(di Marco Travaglio – Il Fatto Quotidiano) – L’annunciata retromarcia di Conte, pressato dai presunti alleati, sul divieto di spostarsi fra comuni della stessa regione a Natale, Santo Stefano e Capodanno sarebbe un grave errore. Per tre motivi: uno vitale, gli altri due futili. Quello vitale riguarda il sicuro aumento di morti e contagi a causa di quella concessione demagogica. Col coprifuoco alle 22 e la raccomandazione di non superare i sei commensali, chi vuole festeggiare con nonni e zii fuori città lo farà in tre pranzi “diluiti” fra il 25 e il 26 dicembre e il 1° gennaio. Pranzi che diventeranno rave party dall’alba al tramonto, con scambi di doni, tombole o altri giochi e merende, prima del rientro serale. In tempi normali, è il bello del Natale. Ma quest’anno quei pranzi gioiosi con famiglie allargate rischiano di trasformarsi in camere mortuarie. Ce lo dicono i 7-800 morti al giorno, quasi tutti ultrasettantenni, quasi tutti contagiati in famiglia. In Italia il 20% degli anziani over 65 vivono con i figli, circa altrettanti in alloggi diversi ma nella stessa città o addirittura nello stesso stabile, e ben il 50% in comuni vicini nel raggio di un chilometro. Il che spiega – insieme al record di popolazione anziana, al ritorno del Covid nelle Rsa pure nella seconda ondata, alle falle delle Asl sulla diagnostica precoce e alla mancata distinzione fra morti per e con Covid – l’alto tasso di mortalità italiano rispetto ad altri Paesi.

Il 26 novembre gli Usa hanno festeggiato il Thanksgiving Day, che riunisce le famiglie come da noi il Natale: quel giorno i morti erano 1.443 e due settimane dopo – passata la fase di latenza – erano più che raddoppiati a 3.263; idem i contagi (161mila il 26 novembre, 227mila il 9 dicembre). Anche lo shopping natalizio incide, specie dopo il Black Friday, ma s’è fatto sentire più in Germania e Regno Unito che da noi. Che per ora, quanto a contagi, siamo in continuo calo (tasso di positività sotto il 10%). Vogliamo rovinare tutto? “Non ce lo possiamo permettere”, è il mantra di Conte su ogni misura restrittiva. Ecco, la giravolta sulle tre feste fuori porta non ce la possiamo permettere. Certo, il divieto crea disparità fra chi ha i parenti nello stesso comune e chi in quelli vicini: ma lo scopo è ridurre le occasioni di incontro e contagio, dunque è un prezzo che va pagato.
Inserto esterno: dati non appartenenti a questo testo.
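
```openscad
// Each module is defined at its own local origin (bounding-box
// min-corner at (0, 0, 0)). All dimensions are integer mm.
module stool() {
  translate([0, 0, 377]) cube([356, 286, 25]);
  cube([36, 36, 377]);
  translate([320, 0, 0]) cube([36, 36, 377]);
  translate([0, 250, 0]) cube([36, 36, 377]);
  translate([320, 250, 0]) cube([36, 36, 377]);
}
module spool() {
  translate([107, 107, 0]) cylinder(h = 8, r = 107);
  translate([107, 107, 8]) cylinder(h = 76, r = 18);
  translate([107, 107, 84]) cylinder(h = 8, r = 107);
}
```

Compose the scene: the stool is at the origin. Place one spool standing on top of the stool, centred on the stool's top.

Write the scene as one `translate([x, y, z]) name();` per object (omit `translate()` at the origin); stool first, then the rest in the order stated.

stool();
translate([71, 36, 402]) spool();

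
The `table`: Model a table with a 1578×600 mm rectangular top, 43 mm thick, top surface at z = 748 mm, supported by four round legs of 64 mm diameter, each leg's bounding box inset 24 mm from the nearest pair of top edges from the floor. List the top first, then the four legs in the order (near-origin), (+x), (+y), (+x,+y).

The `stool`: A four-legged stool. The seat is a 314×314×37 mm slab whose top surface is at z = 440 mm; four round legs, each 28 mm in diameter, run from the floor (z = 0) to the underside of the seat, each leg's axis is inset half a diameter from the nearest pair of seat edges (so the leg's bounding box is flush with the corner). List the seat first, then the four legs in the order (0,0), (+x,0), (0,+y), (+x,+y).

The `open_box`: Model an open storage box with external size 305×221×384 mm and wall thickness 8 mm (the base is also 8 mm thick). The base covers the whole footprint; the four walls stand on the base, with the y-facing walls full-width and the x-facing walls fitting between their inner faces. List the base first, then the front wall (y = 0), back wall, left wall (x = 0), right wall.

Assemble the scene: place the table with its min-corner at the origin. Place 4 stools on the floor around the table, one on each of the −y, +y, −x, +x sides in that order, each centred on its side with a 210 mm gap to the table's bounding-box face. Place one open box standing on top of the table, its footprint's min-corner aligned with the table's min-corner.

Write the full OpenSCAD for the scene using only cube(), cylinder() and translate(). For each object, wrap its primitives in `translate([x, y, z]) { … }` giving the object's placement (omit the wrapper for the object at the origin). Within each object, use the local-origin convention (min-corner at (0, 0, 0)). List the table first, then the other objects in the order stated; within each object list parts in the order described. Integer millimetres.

translate([0, 0, 705]) cube([1578, 600, 43]);
translate([56, 56, 0]) cylinder(h = 705, r = 32);
translate([1522, 56, 0]) cylinder(h = 705, r = 32);
translate([56, 544, 0]) cylinder(h = 705, r = 32);
translate([1522, 544, 0]) cylinder(h = 705, r = 32);
translate([632, -524, 0]) {
  translate([0, 0, 403]) cube([314, 314, 37]);
  translate([14, 14, 0]) cylinder(h = 403, r = 14);
  translate([300, 14, 0]) cylinder(h = 403, r = 14);
  translate([14, 300, 0]) cylinder(h = 403, r = 14);
  translate([300, 300, 0]) cylinder(h = 403, r = 14);
}
translate([632, 810, 0]) {
  translate([0, 0, 403]) cube([314, 314, 37]);
  translate([14, 14, 0]) cylinder(h = 403, r = 14);
  translate([300, 14, 0]) cylinder(h = 403, r = 14);
  translate([14, 300, 0]) cylinder(h = 403, r = 14);
  translate([300, 300, 0]) cylinder(h = 403, r = 14);
}
translate([-524, 143, 0]) {
  translate([0, 0, 403]) cube([314, 314, 37]);
  translate([14, 14, 0]) cylinder(h = 403, r = 14);
  translate([300, 14, 0]) cylinder(h = 403, r = 14);
  translate([14, 300, 0]) cylinder(h = 403, r = 14);
  translate([300, 300, 0]) cylinder(h = 403, r = 14);
}
translate([1788, 143, 0]) {
  translate([0, 0, 403]) cube([314, 314, 37]);
  translate([14, 14, 0]) cylinder(h = 403, r = 14);
  translate([300, 14, 0]) cylinder(h = 403, r = 14);
  translate([14, 300, 0]) cylinder(h = 403, r = 14);
  translate([300, 300, 0]) cylinder(h = 403, r = 14);
}
translate([0, 0, 748]) {
  cube([305, 221, 8]);
  translate([0, 0, 8]) cube([305, 8, 376]);
  translate([0, 213, 8]) cube([305, 8, 376]);
  translate([0, 8, 8]) cube([8, 205, 376]);
  translate([297, 8, 8]) cube([8, 205, 376]);
}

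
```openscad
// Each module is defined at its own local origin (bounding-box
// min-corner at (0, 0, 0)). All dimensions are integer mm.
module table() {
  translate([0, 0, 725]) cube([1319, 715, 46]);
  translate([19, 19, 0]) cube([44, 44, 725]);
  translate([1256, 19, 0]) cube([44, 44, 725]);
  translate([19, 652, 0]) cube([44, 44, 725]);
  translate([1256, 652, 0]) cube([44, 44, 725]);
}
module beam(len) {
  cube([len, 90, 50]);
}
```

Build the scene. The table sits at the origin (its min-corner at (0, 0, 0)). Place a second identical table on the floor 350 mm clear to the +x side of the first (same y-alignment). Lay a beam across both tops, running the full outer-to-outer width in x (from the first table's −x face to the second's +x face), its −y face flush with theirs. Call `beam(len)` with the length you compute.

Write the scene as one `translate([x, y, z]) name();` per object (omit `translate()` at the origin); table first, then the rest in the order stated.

table();
translate([1669, 0, 0]) table();
translate([0, 0, 771]) beam(2988);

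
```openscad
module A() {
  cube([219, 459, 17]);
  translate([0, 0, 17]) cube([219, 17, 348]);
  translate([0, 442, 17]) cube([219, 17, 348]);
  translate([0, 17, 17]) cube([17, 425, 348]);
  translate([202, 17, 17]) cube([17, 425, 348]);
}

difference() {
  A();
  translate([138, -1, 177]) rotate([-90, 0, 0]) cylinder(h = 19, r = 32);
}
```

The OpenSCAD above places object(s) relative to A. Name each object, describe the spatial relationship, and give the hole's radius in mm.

A is an open box. The open box has a circular hole through its front wall. The hole's radius is 32 mm.

The subtracted cylinder has r = 32 mm.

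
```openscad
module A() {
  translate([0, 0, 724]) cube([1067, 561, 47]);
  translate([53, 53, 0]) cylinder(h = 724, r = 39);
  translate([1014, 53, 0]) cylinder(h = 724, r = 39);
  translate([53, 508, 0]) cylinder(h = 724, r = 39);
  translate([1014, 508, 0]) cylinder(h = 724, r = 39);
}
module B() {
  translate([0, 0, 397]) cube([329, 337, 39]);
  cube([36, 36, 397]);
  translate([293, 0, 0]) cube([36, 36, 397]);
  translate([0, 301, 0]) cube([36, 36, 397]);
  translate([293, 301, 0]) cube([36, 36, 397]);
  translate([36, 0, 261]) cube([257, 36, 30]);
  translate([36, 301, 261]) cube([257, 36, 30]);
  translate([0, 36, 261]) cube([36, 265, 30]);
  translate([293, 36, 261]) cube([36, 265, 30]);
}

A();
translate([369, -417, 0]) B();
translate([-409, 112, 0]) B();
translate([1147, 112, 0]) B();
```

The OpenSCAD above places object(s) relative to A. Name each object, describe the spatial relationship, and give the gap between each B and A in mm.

Each stool's nearest face is 80 mm from the table's bounding box.

A is a table. B is a stool. Three stools sit around the table at the −y, −x, +x sides. The gap between each stool and the table is 80 mm.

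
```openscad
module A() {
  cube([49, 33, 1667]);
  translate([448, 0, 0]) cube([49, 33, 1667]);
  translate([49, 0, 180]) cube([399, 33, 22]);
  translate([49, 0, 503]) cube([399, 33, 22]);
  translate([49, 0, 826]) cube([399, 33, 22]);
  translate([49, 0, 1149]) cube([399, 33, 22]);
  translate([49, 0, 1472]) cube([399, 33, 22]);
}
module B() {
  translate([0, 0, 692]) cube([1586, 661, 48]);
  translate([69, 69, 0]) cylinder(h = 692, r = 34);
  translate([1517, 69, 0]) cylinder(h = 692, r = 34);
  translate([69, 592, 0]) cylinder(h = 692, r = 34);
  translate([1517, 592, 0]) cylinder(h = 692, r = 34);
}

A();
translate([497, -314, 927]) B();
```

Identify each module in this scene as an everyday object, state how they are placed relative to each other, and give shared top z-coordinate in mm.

Both tops at z = 1667 mm.

A is a ladder. B is a table. The table is beside the ladder with their tops flush at z = 1667. The shared top z-coordinate is 1667 mm.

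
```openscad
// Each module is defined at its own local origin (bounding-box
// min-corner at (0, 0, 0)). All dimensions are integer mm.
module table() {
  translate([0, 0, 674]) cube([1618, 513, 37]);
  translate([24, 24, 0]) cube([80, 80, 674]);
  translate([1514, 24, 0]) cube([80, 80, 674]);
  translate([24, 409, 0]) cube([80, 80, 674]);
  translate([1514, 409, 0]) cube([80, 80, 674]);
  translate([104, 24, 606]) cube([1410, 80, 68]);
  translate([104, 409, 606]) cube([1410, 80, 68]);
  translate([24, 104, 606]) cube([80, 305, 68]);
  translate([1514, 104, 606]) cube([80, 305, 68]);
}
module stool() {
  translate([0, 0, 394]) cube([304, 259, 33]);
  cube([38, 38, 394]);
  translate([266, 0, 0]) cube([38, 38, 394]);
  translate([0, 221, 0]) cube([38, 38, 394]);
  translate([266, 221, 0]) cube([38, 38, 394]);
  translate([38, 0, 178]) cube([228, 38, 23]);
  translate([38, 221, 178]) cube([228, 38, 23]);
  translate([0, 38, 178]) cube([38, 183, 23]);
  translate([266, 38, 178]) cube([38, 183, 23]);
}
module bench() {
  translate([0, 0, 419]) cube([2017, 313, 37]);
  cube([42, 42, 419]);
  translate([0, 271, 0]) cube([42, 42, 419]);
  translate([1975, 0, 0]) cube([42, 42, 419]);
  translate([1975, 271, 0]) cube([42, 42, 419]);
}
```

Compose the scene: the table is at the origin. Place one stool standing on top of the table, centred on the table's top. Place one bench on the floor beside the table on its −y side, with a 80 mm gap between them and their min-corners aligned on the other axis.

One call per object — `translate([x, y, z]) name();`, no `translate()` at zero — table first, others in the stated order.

table();
translate([657, 127, 711]) stool();
translate([0, -393, 0]) bench();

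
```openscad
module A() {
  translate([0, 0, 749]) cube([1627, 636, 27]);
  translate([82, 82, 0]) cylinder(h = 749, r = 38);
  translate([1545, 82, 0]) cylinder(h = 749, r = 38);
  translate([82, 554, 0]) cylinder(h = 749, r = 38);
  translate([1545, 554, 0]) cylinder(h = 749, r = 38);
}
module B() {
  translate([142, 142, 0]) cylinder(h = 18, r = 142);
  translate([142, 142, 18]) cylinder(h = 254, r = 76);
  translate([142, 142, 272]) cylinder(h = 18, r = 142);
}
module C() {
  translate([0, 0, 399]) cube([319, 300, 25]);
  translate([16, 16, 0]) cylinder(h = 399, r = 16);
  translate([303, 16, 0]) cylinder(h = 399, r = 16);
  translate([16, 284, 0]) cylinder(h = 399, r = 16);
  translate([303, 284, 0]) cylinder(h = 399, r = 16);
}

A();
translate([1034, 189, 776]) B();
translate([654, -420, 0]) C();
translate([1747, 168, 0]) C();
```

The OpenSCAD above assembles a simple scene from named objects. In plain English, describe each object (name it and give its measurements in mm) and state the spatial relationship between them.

A is a table: top 1627 mm (x) × 636 mm (y), 27 mm thick, upper face at z = 776 mm, on four round legs of 76 mm diameter, each leg's bounding box inset 44 mm from the nearest pair of top edges, running from z = 0 to the bottom of the top.

B is a spool: two coaxial disc flanges of radius 142 mm and thickness 18 mm, joined by a core cylinder of radius 76 mm and height 254 mm. The lower flange rests on z = 0 and the three cylinders share a vertical axis.

C is a four-legged stool. The seat is a 319×300×25 mm slab whose top surface is at z = 424 mm; four round legs, each 32 mm in diameter, run from the floor (z = 0) to the underside of the seat, each leg's axis is inset half a diameter from the nearest pair of seat edges (so the leg's bounding box is flush with the corner).

The spool is on top of the table. Two stools sit around the table at the −y, +x sides.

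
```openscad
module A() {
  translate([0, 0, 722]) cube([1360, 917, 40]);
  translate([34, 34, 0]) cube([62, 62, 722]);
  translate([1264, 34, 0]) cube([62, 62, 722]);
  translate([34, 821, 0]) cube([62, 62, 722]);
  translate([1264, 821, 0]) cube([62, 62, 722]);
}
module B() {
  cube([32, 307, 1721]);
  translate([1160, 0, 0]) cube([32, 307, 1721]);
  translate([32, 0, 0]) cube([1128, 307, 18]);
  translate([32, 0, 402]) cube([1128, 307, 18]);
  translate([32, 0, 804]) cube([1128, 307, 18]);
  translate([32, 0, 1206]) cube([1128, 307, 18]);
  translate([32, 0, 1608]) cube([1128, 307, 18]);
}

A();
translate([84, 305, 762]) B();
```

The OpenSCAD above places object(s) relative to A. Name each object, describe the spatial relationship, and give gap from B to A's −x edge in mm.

A is a table. B is a bookshelf. The bookshelf is on top of the table, centred. The gap from the bookshelf to the table's −x edge is 84 mm.

The bookshelf's min-x is at 84; the table's min-x is 0; gap = 84 mm.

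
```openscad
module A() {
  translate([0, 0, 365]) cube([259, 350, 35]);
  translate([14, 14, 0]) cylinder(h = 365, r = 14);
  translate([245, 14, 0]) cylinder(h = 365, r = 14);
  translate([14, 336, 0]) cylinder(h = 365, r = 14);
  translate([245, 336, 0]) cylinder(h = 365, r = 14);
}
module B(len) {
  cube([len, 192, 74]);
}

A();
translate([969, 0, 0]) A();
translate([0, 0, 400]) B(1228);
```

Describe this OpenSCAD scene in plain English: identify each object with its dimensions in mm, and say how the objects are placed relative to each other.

A is a four-legged stool. The seat is a 259×350×35 mm slab whose top surface is at z = 400 mm; four round legs, each 28 mm in diameter, run from the floor (z = 0) to the underside of the seat, each leg's axis is inset half a diameter from the nearest pair of seat edges (so the leg's bounding box is flush with the corner).

B is a rectangular beam 1228 mm long (x), 192 mm deep (y), 74 mm thick (z).

The beam spans the tops of two stools placed 710 mm apart, resting at z = 400 mm.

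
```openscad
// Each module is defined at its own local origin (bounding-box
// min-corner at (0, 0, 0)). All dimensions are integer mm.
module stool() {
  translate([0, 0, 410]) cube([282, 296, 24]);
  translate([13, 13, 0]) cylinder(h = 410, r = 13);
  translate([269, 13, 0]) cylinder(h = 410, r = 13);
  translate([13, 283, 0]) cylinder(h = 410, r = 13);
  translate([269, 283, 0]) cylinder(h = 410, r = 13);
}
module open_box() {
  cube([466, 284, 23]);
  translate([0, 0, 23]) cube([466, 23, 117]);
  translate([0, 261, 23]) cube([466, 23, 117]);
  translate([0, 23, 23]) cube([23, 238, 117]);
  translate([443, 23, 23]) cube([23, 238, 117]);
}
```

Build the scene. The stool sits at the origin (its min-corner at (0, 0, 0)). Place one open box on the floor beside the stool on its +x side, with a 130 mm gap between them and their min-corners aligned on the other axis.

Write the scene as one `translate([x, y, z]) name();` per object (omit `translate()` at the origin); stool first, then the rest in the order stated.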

I motivi futili sono politici. Primo: un premier che fissa una regola, la spiega agli italiani e poi la cambia in corsa mentre la gente si organizza per rispettarla, perde credibilità e si espone agli strali dei professionisti del “Covid governo ladro” quando la curva risalirà. Secondo: dà l’impressione di piegarsi ai diktat di chi lo sta ricattando. Il racket è un crimine, ma pagare il pizzo è peggio di un crimine: è un errore.